Em plena adolescência, vi-me exposta a mais filmes de animação infantil do que se esperaria. A reboque da infância do meu irmão mais novo, acompanhei toda a produção Disney da década de 90 e início de 2000. Talvez pela idade em que o vi, ou pela quantidade de repetições a que fui exposta, é desta época o meu filme favorito de todos os tempos: “Hércules”.
Em que se relacionam o filme “Hércules” e o mote “no lado certo”? A resposta parece óbvia: luta do bem contra o mal, o filho deixado com os humanos, que regressa ao Olimpo, a que pertence. No entanto, a minha recordação da película, que motiva a escrita desta crónica, é uma personagem que, até onde sei, é bem diferente na mitologia original: Mégara.

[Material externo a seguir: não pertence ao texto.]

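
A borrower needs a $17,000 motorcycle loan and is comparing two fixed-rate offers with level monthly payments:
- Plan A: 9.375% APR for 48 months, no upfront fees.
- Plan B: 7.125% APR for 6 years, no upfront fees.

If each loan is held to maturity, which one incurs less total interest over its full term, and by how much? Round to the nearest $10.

Plan A by $490

Plan A: at 9.375% the monthly rate is 0.0078125, so the payment is 17,000 × 0.0078125 / (1 − 1.0078125^−48) = $426.08.
Total interest on Plan A = 48 × $426.08 − $17,000 = $3,451.84.
Plan B: at 7.125% the monthly rate is 0.0059375, so the payment is 17,000 × 0.0059375 / (1 − 1.0059375^−72) = $290.85.
Total interest on Plan B = 72 × $290.85 − $17,000 = $3,941.20.
Plan A is lower by $489.36.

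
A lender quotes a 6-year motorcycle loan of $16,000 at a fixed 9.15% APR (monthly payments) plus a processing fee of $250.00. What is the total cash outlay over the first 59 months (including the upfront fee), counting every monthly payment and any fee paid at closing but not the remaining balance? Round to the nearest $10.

$17,340

At 9.15% the monthly rate is 0.0076250, so the payment is 16,000 × 0.0076250 / (1 − 1.0076250^−72) = $289.60.
Total outlay = 59 × $289.60 + $250.00 = $17,336.40.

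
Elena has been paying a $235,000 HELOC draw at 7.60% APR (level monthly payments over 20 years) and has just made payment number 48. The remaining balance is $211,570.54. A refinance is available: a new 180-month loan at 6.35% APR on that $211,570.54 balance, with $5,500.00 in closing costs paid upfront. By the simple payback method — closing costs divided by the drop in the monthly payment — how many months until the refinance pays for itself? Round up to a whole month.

Current payment = 235,000 × 7.6%/12 / (1 − (1+0.0063333)^−240) = $1,907.54.
Refinanced payment = 211,570.54 × 0.0052917 / (1 − (1+0.0052917)^−180) = $1,825.61.
Monthly savings = $1,907.54 − $1,825.61 = $81.93.
Break-even = $5,500.00 / $81.93 = 67.13 → 68 months.

68 months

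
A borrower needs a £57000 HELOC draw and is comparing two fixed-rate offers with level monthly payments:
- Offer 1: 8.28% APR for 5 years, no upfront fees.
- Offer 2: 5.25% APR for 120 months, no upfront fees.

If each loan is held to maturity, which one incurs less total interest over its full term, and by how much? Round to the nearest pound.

Offer 1: monthly rate = 8.28%/12 = 0.0069000; payment = 57,000 × 0.0069000 / (1 − (1+0.0069000)^−60) = £1,163.41.
Total interest on Offer 1 = 60 × £1,163.41 − £57,000 = £12,804.60.
Offer 2: at 5.25% the monthly rate is 0.0043750, so the payment is 57,000 × 0.0043750 / (1 − 1.0043750^−120) = £611.56.
Total interest on Offer 2 = 120 × £611.56 − £57,000 = £16,387.20.
Offer 1 is lower by £3,582.60.

Offer 1 by £3,583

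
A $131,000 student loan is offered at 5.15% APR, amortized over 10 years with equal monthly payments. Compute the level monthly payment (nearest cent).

At 5.15% the monthly rate is 0.0042917, so the payment is 131,000 × 0.0042917 / (1 − 1.0042917^−120) = $1,399.08.

$1,399.08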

Para quem não viu, Mégara é retratada como uma agente de Hades, maquiavélico rei dos infernos, a quem ofereceu a alma em troca de piedade para um antigo namorado. O dito cujo viu-se livre do deus do submundo e largou Mégara por outra saia menos presa. Entende-se que Mégara fez uma escolha errada, vendo-se associada a esse lado, errado, o que assume sem grande aborrecimento.
Mas o que é o lado errado? Ou o certo? Certo, errado; branco, preto; e cinzentos, não? O que raio é um lado? Há uma linha? Imaginando que existe a dita fronteira, Mégara atravessa-a; fá-lo várias vezes enquanto oscila entre o bem e o mal, entre o egocêntrico e altruísta, mas nunca deixa de ser Mégara, sempre Mégara, e tudo faz parte dela. Mas como pode a mesma personagem pertencer aos dois lados? Na falta de resposta, talvez seja a questão que está errada.
Como podem existir lados? Frações? Não será mais um contínuo? Não será a estrada, em vez das bermas? O caminho, em vez da partida e do destino?
Na sua força, Mégara é uma personagem com quem me identifico. Acredito que tenha ajudado a moldar a minha personalidade. É deliciosamente cinzenta, é tudo, sem que algo a limite, a defina. Acredito que não há lados, há Mégaras, Patrícias. Em vez de frações, o que existe, o que é real são as pessoas. E há palavras e sentimentos. Cinzentos.